Still, once we understand that children in the covenant can work themselves out of the covenant–at least we theoretically understand even if we don’t yet apply that to our own children and grandchildren–maybe we will have a chance to be slightly warned that behavior is crucial.
In fact, our children–leaving ourselves aside for the moment!–often work themselves out of the covenant of grace. This is a frightening fact, but it is a fact. The Bible shows it happening often. We can begin to be warned–if we put aside our self-deception. That is a big if, admittedly.
When we see young people working themselves out of the kingdom of God, we naturally ask ourselves why it happens. Here are three possible answers. A/Bad parenting. This is what happens quite often. Christian parents do a rotten job of raising their children. B/A child goes awry despite good parenting. This happens some of the time, if not often. C/A mixture of mediocre parenting and a child insisting upon leaving the covenant of grace. This may be the most frequent reason our children leave the kingdom of God. We Christians are often mediocre parents, and the Christianity in the family is not real enough to give the child something he wants for himself.
As stated above, even a biblical teaching about how the covenant of grace operates will not be easily accepted by us. It is too hard a teaching. We prefer self-deception–about our own behavior and about the behavior of our children. Still, let’s take the biblical teaching, believe it to the extent that we can believe a hard truth, and begin to apply it in the way we live. A beginning is a beginning. Don’t despise the day of small beginnings (Zechariah 4:10).

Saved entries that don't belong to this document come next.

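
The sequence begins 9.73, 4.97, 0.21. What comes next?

Differences: 4.97 - 9.73 = -4.76
This is an arithmetic sequence with common difference d = -4.76.
Next term = 0.21 + -4.76 = -4.55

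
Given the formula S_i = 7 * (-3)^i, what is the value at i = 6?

S_6 = 7 * (-3)^6 = 7 * 729 = 5103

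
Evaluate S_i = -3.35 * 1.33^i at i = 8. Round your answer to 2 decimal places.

S_8 = -3.35 * 1.33^8 ≈ -3.35 * 9.7907 ≈ -32.8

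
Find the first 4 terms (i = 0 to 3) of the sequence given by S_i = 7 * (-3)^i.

This is a geometric sequence.
i=0: S_0 = 7 * (-3)^0 = 7
i=1: S_1 = 7 * (-3)^1 = -21
i=2: S_2 = 7 * (-3)^2 = 63
i=3: S_3 = 7 * (-3)^3 = -189
The first 4 terms are: [7, -21, 63, -189]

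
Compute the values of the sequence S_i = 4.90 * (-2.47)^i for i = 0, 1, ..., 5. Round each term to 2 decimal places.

This is a geometric sequence.
i=0: S_0 = 4.9 * (-2.47)^0 = 4.9
i=1: S_1 = 4.9 * (-2.47)^1 ≈ -12.1
i=2: S_2 = 4.9 * (-2.47)^2 ≈ 29.89
i=3: S_3 = 4.9 * (-2.47)^3 ≈ -73.84
i=4: S_4 = 4.9 * (-2.47)^4 ≈ 182.38
i=5: S_5 = 4.9 * (-2.47)^5 ≈ -450.49
The first 6 terms are: [4.9, -12.1, 29.89, -73.84, 182.38, -450.49]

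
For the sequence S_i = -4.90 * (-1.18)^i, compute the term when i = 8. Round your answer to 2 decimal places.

S_8 = -4.9 * (-1.18)^8 ≈ -4.9 * 3.7589 ≈ -18.42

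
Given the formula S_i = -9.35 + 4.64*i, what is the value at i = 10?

S_10 = -9.35 + 4.64*10 = -9.35 + 46.4 = 37.05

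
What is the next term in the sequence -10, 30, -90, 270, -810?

Ratios: 30 / -10 = -3.0
This is a geometric sequence with common ratio r = -3.
Next term = -810 * -3 = 2430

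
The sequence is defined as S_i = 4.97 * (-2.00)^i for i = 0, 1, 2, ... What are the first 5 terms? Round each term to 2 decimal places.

This is a geometric sequence.
i=0: S_0 = 4.97 * (-2.0)^0 = 4.97
i=1: S_1 = 4.97 * (-2.0)^1 = -9.94
i=2: S_2 = 4.97 * (-2.0)^2 = 19.88
i=3: S_3 = 4.97 * (-2.0)^3 = -39.76
i=4: S_4 = 4.97 * (-2.0)^4 = 79.52
The first 5 terms are: [4.97, -9.94, 19.88, -39.76, 79.52]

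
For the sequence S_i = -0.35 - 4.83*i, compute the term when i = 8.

S_8 = -0.35 + -4.83*8 = -0.35 + -38.64 = -38.99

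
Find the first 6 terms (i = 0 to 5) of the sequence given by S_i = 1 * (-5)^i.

This is a geometric sequence.
i=0: S_0 = 1 * (-5)^0 = 1
i=1: S_1 = 1 * (-5)^1 = -5
i=2: S_2 = 1 * (-5)^2 = 25
i=3: S_3 = 1 * (-5)^3 = -125
i=4: S_4 = 1 * (-5)^4 = 625
i=5: S_5 = 1 * (-5)^5 = -3125
The first 6 terms are: [1, -5, 25, -125, 625, -3125]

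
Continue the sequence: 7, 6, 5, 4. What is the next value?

Differences: 6 - 7 = -1
This is an arithmetic sequence with common difference d = -1.
Next term = 4 + -1 = 3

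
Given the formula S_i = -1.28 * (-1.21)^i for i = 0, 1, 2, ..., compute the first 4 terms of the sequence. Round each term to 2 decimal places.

This is a geometric sequence.
i=0: S_0 = -1.28 * (-1.21)^0 = -1.28
i=1: S_1 = -1.28 * (-1.21)^1 ≈ 1.55
i=2: S_2 = -1.28 * (-1.21)^2 ≈ -1.87
i=3: S_3 = -1.28 * (-1.21)^3 ≈ 2.27
The first 4 terms are: [-1.28, 1.55, -1.87, 2.27]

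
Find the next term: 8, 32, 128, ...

Ratios: 32 / 8 = 4.0
This is a geometric sequence with common ratio r = 4.
Next term = 128 * 4 = 512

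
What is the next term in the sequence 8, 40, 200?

Ratios: 40 / 8 = 5.0
This is a geometric sequence with common ratio r = 5.
Next term = 200 * 5 = 1000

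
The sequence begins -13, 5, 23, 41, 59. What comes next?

Differences: 5 - -13 = 18
This is an arithmetic sequence with common difference d = 18.
Next term = 59 + 18 = 77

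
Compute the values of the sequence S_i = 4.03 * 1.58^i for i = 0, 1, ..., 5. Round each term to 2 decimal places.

This is a geometric sequence.
i=0: S_0 = 4.03 * 1.58^0 = 4.03
i=1: S_1 = 4.03 * 1.58^1 ≈ 6.37
i=2: S_2 = 4.03 * 1.58^2 ≈ 10.06
i=3: S_3 = 4.03 * 1.58^3 ≈ 15.9
i=4: S_4 = 4.03 * 1.58^4 ≈ 25.12
i=5: S_5 = 4.03 * 1.58^5 ≈ 39.68
The first 6 terms are: [4.03, 6.37, 10.06, 15.9, 25.12, 39.68]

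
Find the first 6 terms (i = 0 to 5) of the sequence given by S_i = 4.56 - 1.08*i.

This is an arithmetic sequence.
i=0: S_0 = 4.56 + -1.08*0 = 4.56
i=1: S_1 = 4.56 + -1.08*1 = 3.48
i=2: S_2 = 4.56 + -1.08*2 = 2.4
i=3: S_3 = 4.56 + -1.08*3 = 1.32
i=4: S_4 = 4.56 + -1.08*4 = 0.24
i=5: S_5 = 4.56 + -1.08*5 = -0.84
The first 6 terms are: [4.56, 3.48, 2.4, 1.32, 0.24, -0.84]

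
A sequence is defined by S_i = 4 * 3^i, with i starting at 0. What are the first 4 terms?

This is a geometric sequence.
i=0: S_0 = 4 * 3^0 = 4
i=1: S_1 = 4 * 3^1 = 12
i=2: S_2 = 4 * 3^2 = 36
i=3: S_3 = 4 * 3^3 = 108
The first 4 terms are: [4, 12, 36, 108]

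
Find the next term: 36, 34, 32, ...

Differences: 34 - 36 = -2
This is an arithmetic sequence with common difference d = -2.
Next term = 32 + -2 = 30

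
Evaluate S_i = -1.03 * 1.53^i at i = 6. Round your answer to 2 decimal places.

S_6 = -1.03 * 1.53^6 ≈ -1.03 * 12.8277 ≈ -13.21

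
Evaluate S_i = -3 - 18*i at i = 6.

S_6 = -3 + -18*6 = -3 + -108 = -111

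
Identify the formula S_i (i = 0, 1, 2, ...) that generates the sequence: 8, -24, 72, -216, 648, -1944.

Check ratios: -24 / 8 = -3.0
Common ratio r = -3.
First term a = 8.
Formula: S_i = 8 * (-3)^i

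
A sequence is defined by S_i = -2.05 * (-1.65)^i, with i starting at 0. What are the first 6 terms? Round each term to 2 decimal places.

This is a geometric sequence.
i=0: S_0 = -2.05 * (-1.65)^0 = -2.05
i=1: S_1 = -2.05 * (-1.65)^1 ≈ 3.38
i=2: S_2 = -2.05 * (-1.65)^2 ≈ -5.58
i=3: S_3 = -2.05 * (-1.65)^3 ≈ 9.21
i=4: S_4 = -2.05 * (-1.65)^4 ≈ -15.19
i=5: S_5 = -2.05 * (-1.65)^5 ≈ 25.07
The first 6 terms are: [-2.05, 3.38, -5.58, 9.21, -15.19, 25.07]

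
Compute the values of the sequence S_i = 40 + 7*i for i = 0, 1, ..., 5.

This is an arithmetic sequence.
i=0: S_0 = 40 + 7*0 = 40
i=1: S_1 = 40 + 7*1 = 47
i=2: S_2 = 40 + 7*2 = 54
i=3: S_3 = 40 + 7*3 = 61
i=4: S_4 = 40 + 7*4 = 68
i=5: S_5 = 40 + 7*5 = 75
The first 6 terms are: [40, 47, 54, 61, 68, 75]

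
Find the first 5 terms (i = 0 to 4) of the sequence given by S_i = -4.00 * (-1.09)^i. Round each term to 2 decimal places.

This is a geometric sequence.
i=0: S_0 = -4.0 * (-1.09)^0 = -4.0
i=1: S_1 = -4.0 * (-1.09)^1 = 4.36
i=2: S_2 = -4.0 * (-1.09)^2 ≈ -4.75
i=3: S_3 = -4.0 * (-1.09)^3 ≈ 5.18
i=4: S_4 = -4.0 * (-1.09)^4 ≈ -5.65
The first 5 terms are: [-4.0, 4.36, -4.75, 5.18, -5.65]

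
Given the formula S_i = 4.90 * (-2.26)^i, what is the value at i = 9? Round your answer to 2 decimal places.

S_9 = 4.9 * (-2.26)^9 ≈ 4.9 * -1538.0695 ≈ -7536.54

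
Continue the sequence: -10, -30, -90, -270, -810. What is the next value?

Ratios: -30 / -10 = 3.0
This is a geometric sequence with common ratio r = 3.
Next term = -810 * 3 = -2430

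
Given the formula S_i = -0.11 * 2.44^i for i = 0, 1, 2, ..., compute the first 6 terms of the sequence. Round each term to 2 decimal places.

This is a geometric sequence.
i=0: S_0 = -0.11 * 2.44^0 = -0.11
i=1: S_1 = -0.11 * 2.44^1 ≈ -0.27
i=2: S_2 = -0.11 * 2.44^2 ≈ -0.65
i=3: S_3 = -0.11 * 2.44^3 ≈ -1.6
i=4: S_4 = -0.11 * 2.44^4 ≈ -3.9
i=5: S_5 = -0.11 * 2.44^5 ≈ -9.51
The first 6 terms are: [-0.11, -0.27, -0.65, -1.6, -3.9, -9.51]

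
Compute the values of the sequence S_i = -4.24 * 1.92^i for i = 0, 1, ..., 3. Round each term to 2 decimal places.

This is a geometric sequence.
i=0: S_0 = -4.24 * 1.92^0 = -4.24
i=1: S_1 = -4.24 * 1.92^1 ≈ -8.14
i=2: S_2 = -4.24 * 1.92^2 ≈ -15.63
i=3: S_3 = -4.24 * 1.92^3 ≈ -30.01
The first 4 terms are: [-4.24, -8.14, -15.63, -30.01]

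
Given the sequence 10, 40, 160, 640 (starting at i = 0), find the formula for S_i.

Check ratios: 40 / 10 = 4.0
Common ratio r = 4.
First term a = 10.
Formula: S_i = 10 * 4^i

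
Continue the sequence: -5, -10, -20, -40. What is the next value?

Ratios: -10 / -5 = 2.0
This is a geometric sequence with common ratio r = 2.
Next term = -40 * 2 = -80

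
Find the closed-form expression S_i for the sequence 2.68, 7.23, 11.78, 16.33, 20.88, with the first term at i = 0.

Check differences: 7.23 - 2.68 = 4.55
11.78 - 7.23 = 4.55
Common difference d = 4.55.
First term a = 2.68.
Formula: S_i = 2.68 + 4.55*i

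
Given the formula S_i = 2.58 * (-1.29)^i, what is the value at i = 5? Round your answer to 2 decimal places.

S_5 = 2.58 * (-1.29)^5 ≈ 2.58 * -3.5723 ≈ -9.22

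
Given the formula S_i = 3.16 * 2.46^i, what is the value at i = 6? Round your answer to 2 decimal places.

S_6 = 3.16 * 2.46^6 ≈ 3.16 * 221.6209 ≈ 700.32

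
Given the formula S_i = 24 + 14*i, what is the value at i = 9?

S_9 = 24 + 14*9 = 24 + 126 = 150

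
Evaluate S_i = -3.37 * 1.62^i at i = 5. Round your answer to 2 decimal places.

S_5 = -3.37 * 1.62^5 ≈ -3.37 * 11.1577 ≈ -37.6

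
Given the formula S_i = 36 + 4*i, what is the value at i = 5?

S_5 = 36 + 4*5 = 36 + 20 = 56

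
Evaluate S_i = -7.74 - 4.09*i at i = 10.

S_10 = -7.74 + -4.09*10 = -7.74 + -40.9 = -48.64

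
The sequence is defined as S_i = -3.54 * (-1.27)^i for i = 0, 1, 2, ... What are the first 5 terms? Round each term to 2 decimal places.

This is a geometric sequence.
i=0: S_0 = -3.54 * (-1.27)^0 = -3.54
i=1: S_1 = -3.54 * (-1.27)^1 ≈ 4.5
i=2: S_2 = -3.54 * (-1.27)^2 ≈ -5.71
i=3: S_3 = -3.54 * (-1.27)^3 ≈ 7.25
i=4: S_4 = -3.54 * (-1.27)^4 ≈ -9.21
The first 5 terms are: [-3.54, 4.5, -5.71, 7.25, -9.21]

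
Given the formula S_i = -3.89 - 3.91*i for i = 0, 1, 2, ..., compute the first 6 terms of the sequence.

This is an arithmetic sequence.
i=0: S_0 = -3.89 + -3.91*0 = -3.89
i=1: S_1 = -3.89 + -3.91*1 = -7.8
i=2: S_2 = -3.89 + -3.91*2 = -11.71
i=3: S_3 = -3.89 + -3.91*3 = -15.62
i=4: S_4 = -3.89 + -3.91*4 = -19.53
i=5: S_5 = -3.89 + -3.91*5 = -23.44
The first 6 terms are: [-3.89, -7.8, -11.71, -15.62, -19.53, -23.44]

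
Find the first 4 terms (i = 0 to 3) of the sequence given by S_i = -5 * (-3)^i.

This is a geometric sequence.
i=0: S_0 = -5 * (-3)^0 = -5
i=1: S_1 = -5 * (-3)^1 = 15
i=2: S_2 = -5 * (-3)^2 = -45
i=3: S_3 = -5 * (-3)^3 = 135
The first 4 terms are: [-5, 15, -45, 135]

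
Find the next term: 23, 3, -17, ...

Differences: 3 - 23 = -20
This is an arithmetic sequence with common difference d = -20.
Next term = -17 + -20 = -37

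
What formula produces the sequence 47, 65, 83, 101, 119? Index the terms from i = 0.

Check differences: 65 - 47 = 18
83 - 65 = 18
Common difference d = 18.
First term a = 47.
Formula: S_i = 47 + 18*i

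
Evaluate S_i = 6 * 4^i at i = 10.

S_10 = 6 * 4^10 = 6 * 1048576 = 6291456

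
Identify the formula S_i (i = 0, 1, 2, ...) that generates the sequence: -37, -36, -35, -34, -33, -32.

Check differences: -36 - -37 = 1
-35 - -36 = 1
Common difference d = 1.
First term a = -37.
Formula: S_i = -37 + 1*i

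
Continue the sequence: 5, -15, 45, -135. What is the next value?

Ratios: -15 / 5 = -3.0
This is a geometric sequence with common ratio r = -3.
Next term = -135 * -3 = 405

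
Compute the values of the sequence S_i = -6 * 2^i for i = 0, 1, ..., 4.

This is a geometric sequence.
i=0: S_0 = -6 * 2^0 = -6
i=1: S_1 = -6 * 2^1 = -12
i=2: S_2 = -6 * 2^2 = -24
i=3: S_3 = -6 * 2^3 = -48
i=4: S_4 = -6 * 2^4 = -96
The first 5 terms are: [-6, -12, -24, -48, -96]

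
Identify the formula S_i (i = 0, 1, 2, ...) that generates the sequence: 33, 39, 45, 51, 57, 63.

Check differences: 39 - 33 = 6
45 - 39 = 6
Common difference d = 6.
First term a = 33.
Formula: S_i = 33 + 6*i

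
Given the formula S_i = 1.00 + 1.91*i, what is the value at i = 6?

S_6 = 1.0 + 1.91*6 = 1.0 + 11.46 = 12.46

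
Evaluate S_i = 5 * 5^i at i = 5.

S_5 = 5 * 5^5 = 5 * 3125 = 15625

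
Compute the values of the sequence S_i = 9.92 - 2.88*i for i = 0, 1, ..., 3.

This is an arithmetic sequence.
i=0: S_0 = 9.92 + -2.88*0 = 9.92
i=1: S_1 = 9.92 + -2.88*1 = 7.04
i=2: S_2 = 9.92 + -2.88*2 = 4.16
i=3: S_3 = 9.92 + -2.88*3 = 1.28
The first 4 terms are: [9.92, 7.04, 4.16, 1.28]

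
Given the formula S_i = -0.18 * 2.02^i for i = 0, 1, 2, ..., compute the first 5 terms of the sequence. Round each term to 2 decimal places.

This is a geometric sequence.
i=0: S_0 = -0.18 * 2.02^0 = -0.18
i=1: S_1 = -0.18 * 2.02^1 ≈ -0.36
i=2: S_2 = -0.18 * 2.02^2 ≈ -0.73
i=3: S_3 = -0.18 * 2.02^3 ≈ -1.48
i=4: S_4 = -0.18 * 2.02^4 ≈ -3.0
The first 5 terms are: [-0.18, -0.36, -0.73, -1.48, -3.0]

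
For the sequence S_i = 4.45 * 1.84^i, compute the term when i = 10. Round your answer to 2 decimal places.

S_10 = 4.45 * 1.84^10 ≈ 4.45 * 444.8138 ≈ 1979.42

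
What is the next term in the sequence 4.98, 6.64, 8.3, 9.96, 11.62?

Differences: 6.64 - 4.98 = 1.66
This is an arithmetic sequence with common difference d = 1.66.
Next term = 11.62 + 1.66 = 13.28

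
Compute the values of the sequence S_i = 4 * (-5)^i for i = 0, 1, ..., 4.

This is a geometric sequence.
i=0: S_0 = 4 * (-5)^0 = 4
i=1: S_1 = 4 * (-5)^1 = -20
i=2: S_2 = 4 * (-5)^2 = 100
i=3: S_3 = 4 * (-5)^3 = -500
i=4: S_4 = 4 * (-5)^4 = 2500
The first 5 terms are: [4, -20, 100, -500, 2500]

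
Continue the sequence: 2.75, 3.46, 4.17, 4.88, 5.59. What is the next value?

Differences: 3.46 - 2.75 = 0.71
This is an arithmetic sequence with common difference d = 0.71.
Next term = 5.59 + 0.71 = 6.3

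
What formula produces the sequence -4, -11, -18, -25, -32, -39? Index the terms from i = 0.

Check differences: -11 - -4 = -7
-18 - -11 = -7
Common difference d = -7.
First term a = -4.
Formula: S_i = -4 - 7*i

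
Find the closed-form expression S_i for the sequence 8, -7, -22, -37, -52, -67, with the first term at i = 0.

Check differences: -7 - 8 = -15
-22 - -7 = -15
Common difference d = -15.
First term a = 8.
Formula: S_i = 8 - 15*i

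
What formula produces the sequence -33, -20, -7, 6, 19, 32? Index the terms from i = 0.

Check differences: -20 - -33 = 13
-7 - -20 = 13
Common difference d = 13.
First term a = -33.
Formula: S_i = -33 + 13*i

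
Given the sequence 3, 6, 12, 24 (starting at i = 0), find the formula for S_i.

Check ratios: 6 / 3 = 2.0
Common ratio r = 2.
First term a = 3.
Formula: S_i = 3 * 2^i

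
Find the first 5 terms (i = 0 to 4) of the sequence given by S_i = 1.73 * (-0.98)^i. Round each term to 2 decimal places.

This is a geometric sequence.
i=0: S_0 = 1.73 * (-0.98)^0 = 1.73
i=1: S_1 = 1.73 * (-0.98)^1 ≈ -1.7
i=2: S_2 = 1.73 * (-0.98)^2 ≈ 1.66
i=3: S_3 = 1.73 * (-0.98)^3 ≈ -1.63
i=4: S_4 = 1.73 * (-0.98)^4 ≈ 1.6
The first 5 terms are: [1.73, -1.7, 1.66, -1.63, 1.6]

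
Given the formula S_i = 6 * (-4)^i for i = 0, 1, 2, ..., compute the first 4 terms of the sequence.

This is a geometric sequence.
i=0: S_0 = 6 * (-4)^0 = 6
i=1: S_1 = 6 * (-4)^1 = -24
i=2: S_2 = 6 * (-4)^2 = 96
i=3: S_3 = 6 * (-4)^3 = -384
The first 4 terms are: [6, -24, 96, -384]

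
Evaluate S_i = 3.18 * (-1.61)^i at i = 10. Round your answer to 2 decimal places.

S_10 = 3.18 * (-1.61)^10 ≈ 3.18 * 117.0196 ≈ 372.12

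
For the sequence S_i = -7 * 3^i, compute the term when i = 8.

S_8 = -7 * 3^8 = -7 * 6561 = -45927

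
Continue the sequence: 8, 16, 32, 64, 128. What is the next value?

Ratios: 16 / 8 = 2.0
This is a geometric sequence with common ratio r = 2.
Next term = 128 * 2 = 256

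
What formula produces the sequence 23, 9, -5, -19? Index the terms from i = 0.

Check differences: 9 - 23 = -14
-5 - 9 = -14
Common difference d = -14.
First term a = 23.
Formula: S_i = 23 - 14*i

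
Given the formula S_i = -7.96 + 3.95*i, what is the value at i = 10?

S_10 = -7.96 + 3.95*10 = -7.96 + 39.5 = 31.54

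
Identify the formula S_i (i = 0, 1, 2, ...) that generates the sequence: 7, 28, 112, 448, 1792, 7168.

Check ratios: 28 / 7 = 4.0
Common ratio r = 4.
First term a = 7.
Formula: S_i = 7 * 4^i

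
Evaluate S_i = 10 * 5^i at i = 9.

S_9 = 10 * 5^9 = 10 * 1953125 = 19531250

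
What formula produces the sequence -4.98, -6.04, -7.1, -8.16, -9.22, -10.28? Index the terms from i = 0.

Check differences: -6.04 - -4.98 = -1.06
-7.1 - -6.04 = -1.06
Common difference d = -1.06.
First term a = -4.98.
Formula: S_i = -4.98 - 1.06*i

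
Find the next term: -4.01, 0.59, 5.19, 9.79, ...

Differences: 0.59 - -4.01 = 4.6
This is an arithmetic sequence with common difference d = 4.6.
Next term = 9.79 + 4.6 = 14.39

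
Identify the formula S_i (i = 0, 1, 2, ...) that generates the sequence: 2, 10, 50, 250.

Check ratios: 10 / 2 = 5.0
Common ratio r = 5.
First term a = 2.
Formula: S_i = 2 * 5^i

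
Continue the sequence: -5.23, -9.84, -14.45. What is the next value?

Differences: -9.84 - -5.23 = -4.61
This is an arithmetic sequence with common difference d = -4.61.
Next term = -14.45 + -4.61 = -19.06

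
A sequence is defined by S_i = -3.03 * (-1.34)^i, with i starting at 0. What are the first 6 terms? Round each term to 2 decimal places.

This is a geometric sequence.
i=0: S_0 = -3.03 * (-1.34)^0 = -3.03
i=1: S_1 = -3.03 * (-1.34)^1 ≈ 4.06
i=2: S_2 = -3.03 * (-1.34)^2 ≈ -5.44
i=3: S_3 = -3.03 * (-1.34)^3 ≈ 7.29
i=4: S_4 = -3.03 * (-1.34)^4 ≈ -9.77
i=5: S_5 = -3.03 * (-1.34)^5 ≈ 13.09
The first 6 terms are: [-3.03, 4.06, -5.44, 7.29, -9.77, 13.09]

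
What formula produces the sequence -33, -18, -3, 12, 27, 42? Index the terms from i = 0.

Check differences: -18 - -33 = 15
-3 - -18 = 15
Common difference d = 15.
First term a = -33.
Formula: S_i = -33 + 15*i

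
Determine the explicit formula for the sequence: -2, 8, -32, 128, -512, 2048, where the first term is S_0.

Check ratios: 8 / -2 = -4.0
Common ratio r = -4.
First term a = -2.
Formula: S_i = -2 * (-4)^i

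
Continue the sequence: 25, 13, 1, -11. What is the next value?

Differences: 13 - 25 = -12
This is an arithmetic sequence with common difference d = -12.
Next term = -11 + -12 = -23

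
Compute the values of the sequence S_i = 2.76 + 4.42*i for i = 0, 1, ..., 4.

This is an arithmetic sequence.
i=0: S_0 = 2.76 + 4.42*0 = 2.76
i=1: S_1 = 2.76 + 4.42*1 = 7.18
i=2: S_2 = 2.76 + 4.42*2 = 11.6
i=3: S_3 = 2.76 + 4.42*3 = 16.02
i=4: S_4 = 2.76 + 4.42*4 = 20.44
The first 5 terms are: [2.76, 7.18, 11.6, 16.02, 20.44]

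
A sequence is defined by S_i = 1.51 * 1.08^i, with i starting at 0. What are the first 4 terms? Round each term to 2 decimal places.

This is a geometric sequence.
i=0: S_0 = 1.51 * 1.08^0 = 1.51
i=1: S_1 = 1.51 * 1.08^1 ≈ 1.63
i=2: S_2 = 1.51 * 1.08^2 ≈ 1.76
i=3: S_3 = 1.51 * 1.08^3 ≈ 1.9
The first 4 terms are: [1.51, 1.63, 1.76, 1.9]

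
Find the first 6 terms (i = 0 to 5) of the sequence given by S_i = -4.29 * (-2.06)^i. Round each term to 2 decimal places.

This is a geometric sequence.
i=0: S_0 = -4.29 * (-2.06)^0 = -4.29
i=1: S_1 = -4.29 * (-2.06)^1 ≈ 8.84
i=2: S_2 = -4.29 * (-2.06)^2 ≈ -18.21
i=3: S_3 = -4.29 * (-2.06)^3 ≈ 37.5
i=4: S_4 = -4.29 * (-2.06)^4 ≈ -77.25
i=5: S_5 = -4.29 * (-2.06)^5 ≈ 159.15
The first 6 terms are: [-4.29, 8.84, -18.21, 37.5, -77.25, 159.15]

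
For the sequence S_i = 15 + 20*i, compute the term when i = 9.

S_9 = 15 + 20*9 = 15 + 180 = 195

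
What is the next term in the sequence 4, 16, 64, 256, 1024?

Ratios: 16 / 4 = 4.0
This is a geometric sequence with common ratio r = 4.
Next term = 1024 * 4 = 4096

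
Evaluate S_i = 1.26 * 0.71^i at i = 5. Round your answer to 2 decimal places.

S_5 = 1.26 * 0.71^5 ≈ 1.26 * 0.1804 ≈ 0.23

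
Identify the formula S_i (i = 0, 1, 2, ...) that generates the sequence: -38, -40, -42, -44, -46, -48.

Check differences: -40 - -38 = -2
-42 - -40 = -2
Common difference d = -2.
First term a = -38.
Formula: S_i = -38 - 2*i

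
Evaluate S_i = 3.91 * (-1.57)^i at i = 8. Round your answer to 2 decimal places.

S_8 = 3.91 * (-1.57)^8 ≈ 3.91 * 36.9145 ≈ 144.34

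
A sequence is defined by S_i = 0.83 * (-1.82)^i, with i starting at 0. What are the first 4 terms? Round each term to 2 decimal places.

This is a geometric sequence.
i=0: S_0 = 0.83 * (-1.82)^0 = 0.83
i=1: S_1 = 0.83 * (-1.82)^1 ≈ -1.51
i=2: S_2 = 0.83 * (-1.82)^2 ≈ 2.75
i=3: S_3 = 0.83 * (-1.82)^3 ≈ -5.0
The first 4 terms are: [0.83, -1.51, 2.75, -5.0]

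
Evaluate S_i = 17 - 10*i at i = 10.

S_10 = 17 + -10*10 = 17 + -100 = -83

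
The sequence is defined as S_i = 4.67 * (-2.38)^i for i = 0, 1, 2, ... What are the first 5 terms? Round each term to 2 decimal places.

This is a geometric sequence.
i=0: S_0 = 4.67 * (-2.38)^0 = 4.67
i=1: S_1 = 4.67 * (-2.38)^1 ≈ -11.11
i=2: S_2 = 4.67 * (-2.38)^2 ≈ 26.45
i=3: S_3 = 4.67 * (-2.38)^3 ≈ -62.96
i=4: S_4 = 4.67 * (-2.38)^4 ≈ 149.84
The first 5 terms are: [4.67, -11.11, 26.45, -62.96, 149.84]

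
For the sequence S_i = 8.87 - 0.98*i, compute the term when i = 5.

S_5 = 8.87 + -0.98*5 = 8.87 + -4.9 = 3.97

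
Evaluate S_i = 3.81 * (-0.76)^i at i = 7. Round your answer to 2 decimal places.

S_7 = 3.81 * (-0.76)^7 ≈ 3.81 * -0.1465 ≈ -0.56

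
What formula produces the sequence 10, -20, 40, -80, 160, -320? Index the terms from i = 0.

Check ratios: -20 / 10 = -2.0
Common ratio r = -2.
First term a = 10.
Formula: S_i = 10 * (-2)^i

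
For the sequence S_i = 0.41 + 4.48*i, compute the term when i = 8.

S_8 = 0.41 + 4.48*8 = 0.41 + 35.84 = 36.25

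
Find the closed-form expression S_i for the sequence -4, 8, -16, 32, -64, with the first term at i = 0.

Check ratios: 8 / -4 = -2.0
Common ratio r = -2.
First term a = -4.
Formula: S_i = -4 * (-2)^i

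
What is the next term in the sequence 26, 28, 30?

Differences: 28 - 26 = 2
This is an arithmetic sequence with common difference d = 2.
Next term = 30 + 2 = 32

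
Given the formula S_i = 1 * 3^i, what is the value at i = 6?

S_6 = 1 * 3^6 = 1 * 729 = 729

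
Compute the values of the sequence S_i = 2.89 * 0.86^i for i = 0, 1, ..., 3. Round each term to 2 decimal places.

This is a geometric sequence.
i=0: S_0 = 2.89 * 0.86^0 = 2.89
i=1: S_1 = 2.89 * 0.86^1 ≈ 2.49
i=2: S_2 = 2.89 * 0.86^2 ≈ 2.14
i=3: S_3 = 2.89 * 0.86^3 ≈ 1.84
The first 4 terms are: [2.89, 2.49, 2.14, 1.84]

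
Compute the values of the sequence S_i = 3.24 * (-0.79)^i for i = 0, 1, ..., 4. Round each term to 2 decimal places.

This is a geometric sequence.
i=0: S_0 = 3.24 * (-0.79)^0 = 3.24
i=1: S_1 = 3.24 * (-0.79)^1 ≈ -2.56
i=2: S_2 = 3.24 * (-0.79)^2 ≈ 2.02
i=3: S_3 = 3.24 * (-0.79)^3 ≈ -1.6
i=4: S_4 = 3.24 * (-0.79)^4 ≈ 1.26
The first 5 terms are: [3.24, -2.56, 2.02, -1.6, 1.26]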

There is a famous phrase which says, “It is what it is.” Some people may not consider it very helpful in explaining life. After all, the phrase might be accused of stating only the obvious. Personally, I consider the phrase profound. Most of mankind spends a lifetime denying that “It is what it is.” Most of mankind live in self-deception so profound that they constantly deny that what is, is. So for someone to say, “It is what it is” seems to me to be a willingness to face reality. Perhaps Groucho Marx said it best: “I’m not crazy about reality, but it’s still the only place to get a decent meal.”
Reality is that God’s covenant of grace impels us to baptize children born into the kingdom of God, and impels us humbly and gratefully to feed on Jesus Christ at the communion table with those children. After all, where better to get a decent meal than in the reality God has given us?